The central bank also explained that movement of currency across their regional branches is a normal procedure as part of its constitutional mandate of “regulating the currency system in the interest of the economic progress of Uganda”.

“BoU as part of its currency processing cycle moves currency stock within the Branch network to optimize vault space in its currency stations and meet the currency demand across the country. Therefore, the movement of stock between Kampala and the upcountry Branches in June 2019 was part of the BoU’s normal currency operations,” the statement reads.

“Furthermore, following the handover of the new building on Katwe Road, Masaka where the new BoU Branch is located, all the Centre’s operations shifted from the Old Branch Office on Kampala Road, Masaka,” the statement added.

However, in the statement, BoU doesn’t indicate that the transferred money was Shs400 billion. Analysts say that money was too much and that there is a hidden agenda behind the huge sums of money to an upcountry currency centre where business is not as high as in the central region.

The investigators are intrigued by the fact that the money was transferred to Masaka on the day the investigation into the currency saga started and that the money was stored into Masaka Currency Centre in a room without CCTV cameras.

The revelation, sources said, implies attempts to conceal a bigger corruption syndicate involving the printing of extra money at BoU.

It also adds controversy as to the amount of money that was said to have been transported to Kampala from Europe after it was printed.

While earlier media reports had indicated that extra money had been brought into the country, BoU denied this, insisting that the cargo plane had the authorised printed money and other luggage.
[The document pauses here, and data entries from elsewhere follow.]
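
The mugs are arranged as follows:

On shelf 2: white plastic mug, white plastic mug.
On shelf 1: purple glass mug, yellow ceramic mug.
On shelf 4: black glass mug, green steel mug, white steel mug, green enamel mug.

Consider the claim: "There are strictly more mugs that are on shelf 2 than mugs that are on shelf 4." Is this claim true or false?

False

mugs on shelf 2: 2.
mugs on shelf 4: 4.
The claim requires 2 > 4, which does not hold.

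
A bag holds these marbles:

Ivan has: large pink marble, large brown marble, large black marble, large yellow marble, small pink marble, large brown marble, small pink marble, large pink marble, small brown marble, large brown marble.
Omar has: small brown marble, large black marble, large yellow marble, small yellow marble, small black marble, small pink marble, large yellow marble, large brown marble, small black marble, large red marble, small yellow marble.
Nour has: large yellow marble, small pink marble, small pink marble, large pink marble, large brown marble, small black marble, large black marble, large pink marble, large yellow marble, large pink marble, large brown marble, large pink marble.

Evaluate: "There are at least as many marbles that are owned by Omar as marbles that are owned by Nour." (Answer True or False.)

False

|marbles owned by Omar| = 11.
|marbles owned by Nour| = 12.
The claim requires 11 ≥ 12, which does not hold.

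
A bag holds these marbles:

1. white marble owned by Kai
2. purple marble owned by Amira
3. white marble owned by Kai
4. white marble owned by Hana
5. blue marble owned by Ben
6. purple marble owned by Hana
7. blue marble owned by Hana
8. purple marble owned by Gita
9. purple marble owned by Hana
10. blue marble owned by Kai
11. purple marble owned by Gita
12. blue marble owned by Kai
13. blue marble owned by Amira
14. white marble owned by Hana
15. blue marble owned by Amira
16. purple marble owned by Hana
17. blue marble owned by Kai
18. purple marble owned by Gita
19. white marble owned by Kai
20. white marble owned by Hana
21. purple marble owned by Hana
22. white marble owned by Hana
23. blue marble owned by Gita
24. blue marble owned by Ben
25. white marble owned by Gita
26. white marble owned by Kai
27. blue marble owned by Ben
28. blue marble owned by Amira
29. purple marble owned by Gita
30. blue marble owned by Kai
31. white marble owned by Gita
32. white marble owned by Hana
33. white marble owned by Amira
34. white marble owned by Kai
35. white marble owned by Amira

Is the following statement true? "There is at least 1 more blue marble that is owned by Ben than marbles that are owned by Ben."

|blue marbles owned by Ben| = 3.
|marbles owned by Ben| = 3.
The claim requires 3 − 3 = 0 ≥ 1, which does not hold.

False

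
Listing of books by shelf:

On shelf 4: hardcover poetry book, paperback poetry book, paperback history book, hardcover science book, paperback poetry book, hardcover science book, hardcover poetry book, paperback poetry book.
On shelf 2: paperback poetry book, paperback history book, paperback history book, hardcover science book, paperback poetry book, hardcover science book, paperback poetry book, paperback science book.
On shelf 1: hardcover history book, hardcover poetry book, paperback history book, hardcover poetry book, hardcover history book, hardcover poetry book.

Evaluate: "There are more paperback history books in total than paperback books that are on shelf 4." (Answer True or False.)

False

There are 4 paperback history books.
There are 4 paperback books on shelf 4.
The claim requires 4 > 4, which does not hold.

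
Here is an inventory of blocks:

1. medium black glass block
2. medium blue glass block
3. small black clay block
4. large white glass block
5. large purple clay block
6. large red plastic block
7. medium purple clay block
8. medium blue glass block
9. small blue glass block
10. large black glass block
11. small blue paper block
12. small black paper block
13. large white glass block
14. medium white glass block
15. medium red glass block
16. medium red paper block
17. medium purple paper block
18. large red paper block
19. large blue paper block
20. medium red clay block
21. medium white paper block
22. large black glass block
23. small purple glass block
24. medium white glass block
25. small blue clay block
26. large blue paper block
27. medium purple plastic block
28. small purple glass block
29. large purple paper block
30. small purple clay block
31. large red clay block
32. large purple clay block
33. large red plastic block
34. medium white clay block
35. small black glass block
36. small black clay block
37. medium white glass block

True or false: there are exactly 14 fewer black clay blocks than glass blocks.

|black clay blocks| = 2.
|glass blocks| = 15.
The claim requires 15 − 2 (= 13) to equal 14, which does not hold.

False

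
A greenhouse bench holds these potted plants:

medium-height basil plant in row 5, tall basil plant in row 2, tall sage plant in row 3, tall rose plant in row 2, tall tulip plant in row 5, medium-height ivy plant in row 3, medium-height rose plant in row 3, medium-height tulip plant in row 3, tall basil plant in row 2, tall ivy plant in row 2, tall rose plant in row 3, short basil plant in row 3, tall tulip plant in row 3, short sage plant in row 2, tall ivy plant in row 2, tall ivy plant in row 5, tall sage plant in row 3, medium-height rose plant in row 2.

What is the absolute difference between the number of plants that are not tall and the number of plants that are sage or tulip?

plants that are not tall: 7. plants that are sage or tulip: 6.
|7 − 6| = 7 − 6 = 1.

1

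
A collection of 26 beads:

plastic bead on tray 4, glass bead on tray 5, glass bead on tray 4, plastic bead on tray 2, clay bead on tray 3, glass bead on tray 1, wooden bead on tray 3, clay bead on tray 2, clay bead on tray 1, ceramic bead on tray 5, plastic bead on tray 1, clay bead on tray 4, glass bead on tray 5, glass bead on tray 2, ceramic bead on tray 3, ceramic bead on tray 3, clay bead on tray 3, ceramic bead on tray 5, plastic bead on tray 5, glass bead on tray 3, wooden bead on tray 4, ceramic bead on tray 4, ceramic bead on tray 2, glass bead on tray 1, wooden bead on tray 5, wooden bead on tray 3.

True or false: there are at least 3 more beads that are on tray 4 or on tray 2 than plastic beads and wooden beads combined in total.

There are 9 beads on tray 4 or on tray 2.
plastic beads: 4; wooden beads: 4; combined: 4 + 4 = 8.
The claim requires 9 − 8 = 1 ≥ 3, which does not hold.

False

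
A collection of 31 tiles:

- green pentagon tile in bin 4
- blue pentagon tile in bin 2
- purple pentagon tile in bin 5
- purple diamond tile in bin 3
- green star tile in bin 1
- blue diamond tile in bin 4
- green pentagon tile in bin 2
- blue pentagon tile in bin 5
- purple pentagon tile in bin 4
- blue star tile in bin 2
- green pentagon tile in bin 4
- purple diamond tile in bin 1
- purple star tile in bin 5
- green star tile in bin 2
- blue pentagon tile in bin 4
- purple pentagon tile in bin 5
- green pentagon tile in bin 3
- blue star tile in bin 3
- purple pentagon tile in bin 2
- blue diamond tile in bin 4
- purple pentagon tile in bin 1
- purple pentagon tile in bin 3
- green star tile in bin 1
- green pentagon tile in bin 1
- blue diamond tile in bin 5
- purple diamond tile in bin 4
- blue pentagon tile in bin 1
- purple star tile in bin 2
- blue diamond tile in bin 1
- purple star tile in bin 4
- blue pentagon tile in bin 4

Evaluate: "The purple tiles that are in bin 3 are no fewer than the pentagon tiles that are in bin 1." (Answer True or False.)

False

|purple tiles in bin 3| = 2.
|pentagon tiles in bin 1| = 3.
The claim requires 2 ≥ 3, which does not hold.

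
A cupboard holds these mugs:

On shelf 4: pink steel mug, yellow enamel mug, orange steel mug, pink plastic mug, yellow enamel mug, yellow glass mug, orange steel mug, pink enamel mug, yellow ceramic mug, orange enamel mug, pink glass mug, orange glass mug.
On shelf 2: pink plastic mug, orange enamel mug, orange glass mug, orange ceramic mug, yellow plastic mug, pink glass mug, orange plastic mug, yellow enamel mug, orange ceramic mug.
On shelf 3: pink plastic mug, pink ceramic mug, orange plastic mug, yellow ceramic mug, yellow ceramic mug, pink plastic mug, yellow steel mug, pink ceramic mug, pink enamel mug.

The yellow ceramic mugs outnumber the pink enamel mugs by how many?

1

yellow ceramic mugs: 3.
pink enamel mugs: 2.
3 − 2 = 1.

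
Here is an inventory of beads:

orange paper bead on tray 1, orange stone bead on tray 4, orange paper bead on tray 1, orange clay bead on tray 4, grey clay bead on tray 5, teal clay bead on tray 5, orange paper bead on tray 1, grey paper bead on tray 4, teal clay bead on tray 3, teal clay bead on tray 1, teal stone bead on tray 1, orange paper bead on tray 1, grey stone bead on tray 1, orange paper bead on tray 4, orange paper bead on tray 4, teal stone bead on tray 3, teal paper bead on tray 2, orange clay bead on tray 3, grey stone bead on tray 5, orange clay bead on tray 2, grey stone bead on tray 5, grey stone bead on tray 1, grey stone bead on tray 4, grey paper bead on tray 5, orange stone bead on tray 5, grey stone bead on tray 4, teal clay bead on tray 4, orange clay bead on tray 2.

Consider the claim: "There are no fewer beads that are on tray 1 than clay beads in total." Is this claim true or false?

False

There are 8 beads on tray 1.
There are 9 clay beads.
The claim requires 8 ≥ 9, which does not hold.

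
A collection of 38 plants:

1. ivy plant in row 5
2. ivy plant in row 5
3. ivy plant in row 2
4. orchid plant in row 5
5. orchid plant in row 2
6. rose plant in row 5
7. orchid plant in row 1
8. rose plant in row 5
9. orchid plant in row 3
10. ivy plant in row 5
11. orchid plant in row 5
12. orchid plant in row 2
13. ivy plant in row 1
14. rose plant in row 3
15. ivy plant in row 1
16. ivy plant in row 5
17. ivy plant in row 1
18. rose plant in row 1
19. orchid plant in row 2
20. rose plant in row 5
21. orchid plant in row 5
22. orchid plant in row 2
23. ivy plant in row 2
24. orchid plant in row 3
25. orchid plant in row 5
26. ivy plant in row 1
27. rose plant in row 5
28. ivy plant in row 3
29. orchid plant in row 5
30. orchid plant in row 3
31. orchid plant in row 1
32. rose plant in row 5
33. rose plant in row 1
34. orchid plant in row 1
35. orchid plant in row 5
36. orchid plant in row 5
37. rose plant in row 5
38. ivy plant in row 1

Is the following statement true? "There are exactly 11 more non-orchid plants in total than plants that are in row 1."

|non-orchid plants| = 21.
|plants in row 1| = 10.
The claim requires 21 − 10 (= 11) to equal 11, which holds.

True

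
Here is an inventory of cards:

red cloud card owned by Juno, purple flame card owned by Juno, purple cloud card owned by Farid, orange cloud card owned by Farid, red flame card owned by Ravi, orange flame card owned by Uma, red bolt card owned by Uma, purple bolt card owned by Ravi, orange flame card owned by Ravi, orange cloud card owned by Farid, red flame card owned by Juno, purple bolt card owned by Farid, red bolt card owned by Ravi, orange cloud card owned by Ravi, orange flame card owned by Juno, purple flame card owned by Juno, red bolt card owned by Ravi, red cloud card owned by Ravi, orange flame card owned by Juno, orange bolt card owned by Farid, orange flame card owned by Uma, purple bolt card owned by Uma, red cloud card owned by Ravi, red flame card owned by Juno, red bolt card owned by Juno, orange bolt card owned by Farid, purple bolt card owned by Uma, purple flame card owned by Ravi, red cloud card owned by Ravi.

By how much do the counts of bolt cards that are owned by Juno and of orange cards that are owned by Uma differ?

bolt cards owned by Juno: 1. orange cards owned by Uma: 2.
|1 − 2| = 2 − 1 = 1.

1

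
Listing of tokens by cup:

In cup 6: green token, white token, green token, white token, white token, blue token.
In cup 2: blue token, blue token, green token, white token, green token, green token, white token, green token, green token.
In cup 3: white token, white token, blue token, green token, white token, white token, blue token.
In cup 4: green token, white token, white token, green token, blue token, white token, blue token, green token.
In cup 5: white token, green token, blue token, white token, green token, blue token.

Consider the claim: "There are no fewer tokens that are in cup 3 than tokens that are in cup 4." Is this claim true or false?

|tokens in cup 3| = 7.
|tokens in cup 4| = 8.
The claim requires 7 ≥ 8, which does not hold.

False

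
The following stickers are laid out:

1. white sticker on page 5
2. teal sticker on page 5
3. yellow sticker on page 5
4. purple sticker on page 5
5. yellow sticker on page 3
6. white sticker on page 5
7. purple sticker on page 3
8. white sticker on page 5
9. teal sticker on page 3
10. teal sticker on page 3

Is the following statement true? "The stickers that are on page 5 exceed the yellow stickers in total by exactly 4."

True

There are 6 stickers on page 5.
There are 2 yellow stickers.
The claim requires 6 − 2 (= 4) to equal 4, which holds.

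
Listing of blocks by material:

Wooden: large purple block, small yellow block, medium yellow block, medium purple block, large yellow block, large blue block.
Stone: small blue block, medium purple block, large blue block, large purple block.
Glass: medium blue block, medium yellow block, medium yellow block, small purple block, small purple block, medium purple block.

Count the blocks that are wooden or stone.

10

stone: 4; wooden: 6; together 4 + 6 = 10.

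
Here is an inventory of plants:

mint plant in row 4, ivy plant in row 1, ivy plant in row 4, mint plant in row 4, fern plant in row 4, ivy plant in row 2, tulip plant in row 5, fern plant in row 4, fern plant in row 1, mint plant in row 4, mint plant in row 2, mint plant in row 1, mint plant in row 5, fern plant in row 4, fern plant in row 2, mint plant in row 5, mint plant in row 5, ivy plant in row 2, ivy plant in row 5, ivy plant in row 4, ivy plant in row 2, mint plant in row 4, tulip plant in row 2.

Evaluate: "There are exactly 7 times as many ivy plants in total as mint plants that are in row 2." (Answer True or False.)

True

There are 7 ivy plants.
There is 1 mint plant in row 2.
The claim requires 7 = 7 × 1 = 7, which holds.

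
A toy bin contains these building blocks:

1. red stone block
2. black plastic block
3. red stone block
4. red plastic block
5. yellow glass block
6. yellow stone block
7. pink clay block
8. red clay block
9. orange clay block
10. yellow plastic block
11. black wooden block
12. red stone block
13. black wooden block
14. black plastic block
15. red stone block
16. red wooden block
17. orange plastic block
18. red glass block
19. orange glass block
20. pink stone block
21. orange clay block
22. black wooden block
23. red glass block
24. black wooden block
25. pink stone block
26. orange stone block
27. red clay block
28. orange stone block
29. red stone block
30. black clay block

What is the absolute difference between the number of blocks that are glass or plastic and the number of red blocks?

2

blocks that are glass or plastic: 9. red blocks: 11.
|9 − 11| = 11 − 9 = 2.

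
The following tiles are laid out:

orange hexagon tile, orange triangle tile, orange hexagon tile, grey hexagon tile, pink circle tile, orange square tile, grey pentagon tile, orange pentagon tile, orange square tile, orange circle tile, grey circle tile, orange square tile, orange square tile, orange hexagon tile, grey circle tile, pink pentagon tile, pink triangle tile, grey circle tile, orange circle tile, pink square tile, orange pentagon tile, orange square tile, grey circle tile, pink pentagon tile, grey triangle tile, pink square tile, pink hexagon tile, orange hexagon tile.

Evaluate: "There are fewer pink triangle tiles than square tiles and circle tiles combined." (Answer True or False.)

True

pink triangle tiles: 1.
square tiles: 7; circle tiles: 7; combined: 7 + 7 = 14.
The claim requires 1 < 14, which holds.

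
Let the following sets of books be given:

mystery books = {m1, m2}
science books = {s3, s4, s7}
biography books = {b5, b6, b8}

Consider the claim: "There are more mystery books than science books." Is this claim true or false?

|mystery books| = 2.
|science books| = 3.
The claim requires 2 > 3, which does not hold.

False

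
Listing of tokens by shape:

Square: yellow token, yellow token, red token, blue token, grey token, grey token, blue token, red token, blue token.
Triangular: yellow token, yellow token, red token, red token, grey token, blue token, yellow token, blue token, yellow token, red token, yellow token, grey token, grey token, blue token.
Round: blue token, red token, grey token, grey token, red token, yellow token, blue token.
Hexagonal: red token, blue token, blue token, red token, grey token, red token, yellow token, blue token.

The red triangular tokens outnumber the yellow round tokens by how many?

2

red triangular tokens: 3.
yellow round tokens: 1.
3 − 1 = 2.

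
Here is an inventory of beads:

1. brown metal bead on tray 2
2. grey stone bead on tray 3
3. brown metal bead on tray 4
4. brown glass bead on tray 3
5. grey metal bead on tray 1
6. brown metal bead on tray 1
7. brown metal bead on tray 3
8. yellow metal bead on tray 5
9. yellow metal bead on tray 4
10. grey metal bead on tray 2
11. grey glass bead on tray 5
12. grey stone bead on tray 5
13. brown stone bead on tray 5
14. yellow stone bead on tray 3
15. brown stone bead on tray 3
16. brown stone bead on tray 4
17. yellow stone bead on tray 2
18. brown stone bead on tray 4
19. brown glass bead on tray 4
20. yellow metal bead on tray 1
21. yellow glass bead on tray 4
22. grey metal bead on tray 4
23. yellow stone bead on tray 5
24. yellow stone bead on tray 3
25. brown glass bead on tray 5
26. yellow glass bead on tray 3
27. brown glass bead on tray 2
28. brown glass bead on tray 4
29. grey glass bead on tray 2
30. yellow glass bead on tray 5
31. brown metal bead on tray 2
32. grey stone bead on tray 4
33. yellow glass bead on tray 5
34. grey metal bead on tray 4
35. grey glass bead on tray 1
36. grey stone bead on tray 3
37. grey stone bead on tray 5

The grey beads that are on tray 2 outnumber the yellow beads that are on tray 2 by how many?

grey beads on tray 2: 2.
yellow beads on tray 2: 1.
2 − 1 = 1.

1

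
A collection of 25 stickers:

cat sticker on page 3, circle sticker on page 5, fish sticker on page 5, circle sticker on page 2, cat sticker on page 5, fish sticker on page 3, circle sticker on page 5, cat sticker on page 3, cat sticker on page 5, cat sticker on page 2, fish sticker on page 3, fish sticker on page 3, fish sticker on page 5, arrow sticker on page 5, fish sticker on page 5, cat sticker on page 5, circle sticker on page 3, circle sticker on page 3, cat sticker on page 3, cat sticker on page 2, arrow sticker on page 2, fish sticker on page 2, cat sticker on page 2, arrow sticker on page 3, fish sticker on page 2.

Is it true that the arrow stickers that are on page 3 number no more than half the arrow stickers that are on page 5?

False

|arrow stickers on page 3| = 1.
|arrow stickers on page 5| = 1.
The claim requires 2 × 1 = 2 ≤ 1, which does not hold.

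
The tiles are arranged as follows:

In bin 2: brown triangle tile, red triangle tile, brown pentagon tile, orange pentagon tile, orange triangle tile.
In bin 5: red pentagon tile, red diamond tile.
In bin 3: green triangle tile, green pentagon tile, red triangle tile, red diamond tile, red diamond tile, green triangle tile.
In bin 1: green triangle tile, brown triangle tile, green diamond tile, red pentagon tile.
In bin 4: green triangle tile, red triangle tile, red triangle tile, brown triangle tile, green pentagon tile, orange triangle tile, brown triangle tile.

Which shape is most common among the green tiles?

triangle

Counts by shape (restricted to green tiles): triangle 4, pentagon 2, diamond 1.
The maximum is 4, held uniquely by triangle.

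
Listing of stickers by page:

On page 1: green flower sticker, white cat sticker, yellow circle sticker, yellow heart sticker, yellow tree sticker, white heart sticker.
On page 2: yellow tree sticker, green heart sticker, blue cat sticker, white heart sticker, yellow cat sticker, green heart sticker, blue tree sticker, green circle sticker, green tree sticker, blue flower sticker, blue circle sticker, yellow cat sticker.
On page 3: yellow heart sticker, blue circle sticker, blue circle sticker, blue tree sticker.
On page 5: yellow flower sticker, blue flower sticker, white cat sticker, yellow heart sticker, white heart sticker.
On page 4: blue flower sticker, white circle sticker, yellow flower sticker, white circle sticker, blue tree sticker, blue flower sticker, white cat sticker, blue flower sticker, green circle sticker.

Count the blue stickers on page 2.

4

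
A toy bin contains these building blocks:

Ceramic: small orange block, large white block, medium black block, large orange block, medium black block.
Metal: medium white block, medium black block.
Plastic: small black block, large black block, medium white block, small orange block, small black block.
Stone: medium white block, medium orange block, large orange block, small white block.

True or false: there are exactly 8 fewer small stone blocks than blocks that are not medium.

There is 1 small stone block.
There are 9 blocks that are not medium.
The claim requires 9 − 1 (= 8) to equal 8, which holds.

True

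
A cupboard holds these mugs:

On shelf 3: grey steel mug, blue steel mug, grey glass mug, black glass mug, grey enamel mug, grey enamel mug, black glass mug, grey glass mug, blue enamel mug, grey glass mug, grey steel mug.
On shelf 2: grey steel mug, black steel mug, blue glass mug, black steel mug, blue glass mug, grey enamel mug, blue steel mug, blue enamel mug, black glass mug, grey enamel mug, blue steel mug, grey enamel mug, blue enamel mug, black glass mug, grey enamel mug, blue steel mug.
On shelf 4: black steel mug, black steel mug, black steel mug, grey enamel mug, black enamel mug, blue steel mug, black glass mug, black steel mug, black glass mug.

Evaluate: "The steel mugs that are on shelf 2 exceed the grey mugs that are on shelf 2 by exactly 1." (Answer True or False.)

There are 6 steel mugs on shelf 2.
There are 5 grey mugs on shelf 2.
The claim requires 6 − 5 (= 1) to equal 1, which holds.

True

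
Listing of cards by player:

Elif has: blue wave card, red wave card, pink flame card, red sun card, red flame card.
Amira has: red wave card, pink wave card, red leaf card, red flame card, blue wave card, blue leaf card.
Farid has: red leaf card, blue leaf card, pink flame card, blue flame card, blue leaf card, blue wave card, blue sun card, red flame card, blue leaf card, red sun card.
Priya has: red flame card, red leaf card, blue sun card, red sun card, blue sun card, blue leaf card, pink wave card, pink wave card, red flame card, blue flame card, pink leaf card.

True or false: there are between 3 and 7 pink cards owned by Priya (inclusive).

True

|pink cards owned by Priya| = 3.
The claim requires 3 ≤ 3 ≤ 7, which holds.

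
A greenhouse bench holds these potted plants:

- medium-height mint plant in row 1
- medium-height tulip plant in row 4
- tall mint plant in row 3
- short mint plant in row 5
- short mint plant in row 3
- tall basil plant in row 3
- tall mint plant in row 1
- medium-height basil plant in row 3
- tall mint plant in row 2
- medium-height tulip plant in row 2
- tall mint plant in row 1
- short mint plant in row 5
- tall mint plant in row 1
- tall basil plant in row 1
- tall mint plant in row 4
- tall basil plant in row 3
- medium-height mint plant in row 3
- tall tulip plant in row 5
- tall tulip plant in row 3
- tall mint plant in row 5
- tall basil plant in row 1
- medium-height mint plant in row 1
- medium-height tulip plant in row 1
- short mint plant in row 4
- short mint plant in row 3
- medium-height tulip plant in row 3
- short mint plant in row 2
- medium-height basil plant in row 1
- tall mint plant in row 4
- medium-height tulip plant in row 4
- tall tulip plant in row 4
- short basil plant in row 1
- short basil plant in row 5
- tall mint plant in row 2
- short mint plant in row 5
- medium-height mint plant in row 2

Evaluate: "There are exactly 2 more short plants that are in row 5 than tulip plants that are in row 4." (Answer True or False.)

|short plants in row 5| = 4.
|tulip plants in row 4| = 3.
The claim requires 4 − 3 (= 1) to equal 2, which does not hold.

False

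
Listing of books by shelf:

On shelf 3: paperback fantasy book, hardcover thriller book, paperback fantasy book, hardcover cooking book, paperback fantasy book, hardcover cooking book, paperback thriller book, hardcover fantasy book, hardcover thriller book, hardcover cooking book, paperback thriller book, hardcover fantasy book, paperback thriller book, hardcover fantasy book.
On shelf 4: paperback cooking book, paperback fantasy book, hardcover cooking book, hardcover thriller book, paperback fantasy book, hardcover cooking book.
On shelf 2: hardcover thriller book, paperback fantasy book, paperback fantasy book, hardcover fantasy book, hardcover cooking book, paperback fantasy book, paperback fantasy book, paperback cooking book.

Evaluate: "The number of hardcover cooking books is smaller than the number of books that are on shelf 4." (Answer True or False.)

There are 6 hardcover cooking books.
There are 6 books on shelf 4.
The claim requires 6 < 6, which does not hold.

False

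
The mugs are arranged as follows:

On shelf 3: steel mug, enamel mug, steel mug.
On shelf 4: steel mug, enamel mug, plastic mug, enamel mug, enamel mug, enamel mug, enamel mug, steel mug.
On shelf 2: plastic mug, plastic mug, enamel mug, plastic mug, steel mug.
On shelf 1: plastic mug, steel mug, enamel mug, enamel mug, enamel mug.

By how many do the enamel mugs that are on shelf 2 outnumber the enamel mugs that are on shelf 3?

0

enamel mugs on shelf 2: 1.
enamel mugs on shelf 3: 1.
1 − 1 = 0.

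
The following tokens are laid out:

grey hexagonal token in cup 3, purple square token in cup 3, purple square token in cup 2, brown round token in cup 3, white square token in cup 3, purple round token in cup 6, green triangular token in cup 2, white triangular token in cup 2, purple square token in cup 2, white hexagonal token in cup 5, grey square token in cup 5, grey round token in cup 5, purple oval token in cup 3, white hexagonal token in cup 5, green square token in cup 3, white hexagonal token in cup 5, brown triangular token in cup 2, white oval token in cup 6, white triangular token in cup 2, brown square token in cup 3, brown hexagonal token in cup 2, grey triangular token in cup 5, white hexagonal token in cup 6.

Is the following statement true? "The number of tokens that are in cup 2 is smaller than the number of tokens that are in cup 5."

False

tokens in cup 2: 7.
tokens in cup 5: 6.
The claim requires 7 < 6, which does not hold.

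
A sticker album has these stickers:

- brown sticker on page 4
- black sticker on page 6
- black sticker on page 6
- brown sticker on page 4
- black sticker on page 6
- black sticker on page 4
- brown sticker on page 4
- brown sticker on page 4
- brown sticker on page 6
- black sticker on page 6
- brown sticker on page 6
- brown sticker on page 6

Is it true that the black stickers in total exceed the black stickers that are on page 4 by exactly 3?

|black stickers| = 5.
|black stickers on page 4| = 1.
The claim requires 5 − 1 (= 4) to equal 3, which does not hold.

False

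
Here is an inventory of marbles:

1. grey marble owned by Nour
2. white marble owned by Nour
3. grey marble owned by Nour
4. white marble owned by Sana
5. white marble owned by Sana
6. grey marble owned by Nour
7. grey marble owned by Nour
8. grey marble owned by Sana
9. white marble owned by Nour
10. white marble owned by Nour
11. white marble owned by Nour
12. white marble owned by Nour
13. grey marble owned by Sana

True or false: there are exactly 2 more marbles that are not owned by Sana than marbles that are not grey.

|marbles that are not owned by Sana| = 9.
|marbles that are not grey| = 7.
The claim requires 9 − 7 (= 2) to equal 2, which holds.

True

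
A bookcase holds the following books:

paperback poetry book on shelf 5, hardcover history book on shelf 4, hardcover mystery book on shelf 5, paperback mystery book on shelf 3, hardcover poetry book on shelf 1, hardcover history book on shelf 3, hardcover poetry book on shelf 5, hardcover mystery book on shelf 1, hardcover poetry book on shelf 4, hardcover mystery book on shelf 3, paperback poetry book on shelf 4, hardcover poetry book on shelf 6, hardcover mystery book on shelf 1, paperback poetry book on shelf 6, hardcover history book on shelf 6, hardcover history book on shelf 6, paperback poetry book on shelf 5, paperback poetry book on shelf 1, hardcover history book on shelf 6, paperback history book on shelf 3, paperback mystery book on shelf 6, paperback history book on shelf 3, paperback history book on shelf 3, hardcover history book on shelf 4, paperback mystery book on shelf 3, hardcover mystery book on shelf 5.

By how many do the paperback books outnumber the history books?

paperback books: 11.
history books: 9.
11 − 9 = 2.

2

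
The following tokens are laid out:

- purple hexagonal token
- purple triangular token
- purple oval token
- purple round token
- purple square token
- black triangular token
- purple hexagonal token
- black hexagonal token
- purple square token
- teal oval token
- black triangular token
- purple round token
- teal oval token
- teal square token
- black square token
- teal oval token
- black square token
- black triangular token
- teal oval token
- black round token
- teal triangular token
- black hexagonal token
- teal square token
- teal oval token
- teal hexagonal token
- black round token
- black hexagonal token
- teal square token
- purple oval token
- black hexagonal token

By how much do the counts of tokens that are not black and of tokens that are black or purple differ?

tokens that are not black: 19. tokens that are black or purple: 20.
|19 − 20| = 20 − 19 = 1.

1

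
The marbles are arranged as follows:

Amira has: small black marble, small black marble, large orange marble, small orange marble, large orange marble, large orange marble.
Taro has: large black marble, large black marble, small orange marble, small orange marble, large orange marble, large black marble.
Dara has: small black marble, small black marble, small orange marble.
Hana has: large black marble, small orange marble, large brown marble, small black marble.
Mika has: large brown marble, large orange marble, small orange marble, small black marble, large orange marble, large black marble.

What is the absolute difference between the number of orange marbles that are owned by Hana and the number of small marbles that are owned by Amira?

2

orange marbles owned by Hana: 1. small marbles owned by Amira: 3.
|1 − 3| = 3 − 1 = 2.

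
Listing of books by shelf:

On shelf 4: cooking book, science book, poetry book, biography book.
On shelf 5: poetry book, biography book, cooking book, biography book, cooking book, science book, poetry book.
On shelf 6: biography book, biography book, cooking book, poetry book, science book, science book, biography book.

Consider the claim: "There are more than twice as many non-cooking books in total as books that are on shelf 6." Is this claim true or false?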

But the same BoU says there was extra 5 pallets on the plane, considering that its pallets were 20.

With the CCTV cameras switched off in the Masaka currency centre, it means officials were upto something, with security arguing that the money could have been stolen or misappropriated without trace.

A confidential report of the Presidential Tripartite Committee, authored February pointed out that Tumusiime-Mutebile, personally recruited five senior staff without subjecting them to any interviews as required by law, moreover some of them have no qualifications and experience required to hold those jobs.

BoU latest scandals come at the time when government has not implemented recommendations of COSASE report which was authored by MPs following the probe of BoU over the controversial closure of seven commercial banks, including Crane Bank Limited (CBL) that was closed in October 2016 on grounds of undercapitalisation.

That was worsened as BoU officials failed to account for Sh320 billion of the Shs478 billion they claimed to have injected in CBL as liquidity support while in receivership.

The scandals also have forced MPs to call for trimming of some powers of BoU as well as the powers of the governor Prof. Emmanuel Tumusiime-Mutebile and his deputy Dr. Louis Kasekende who both sit on the board as Chairman and Vice chairman.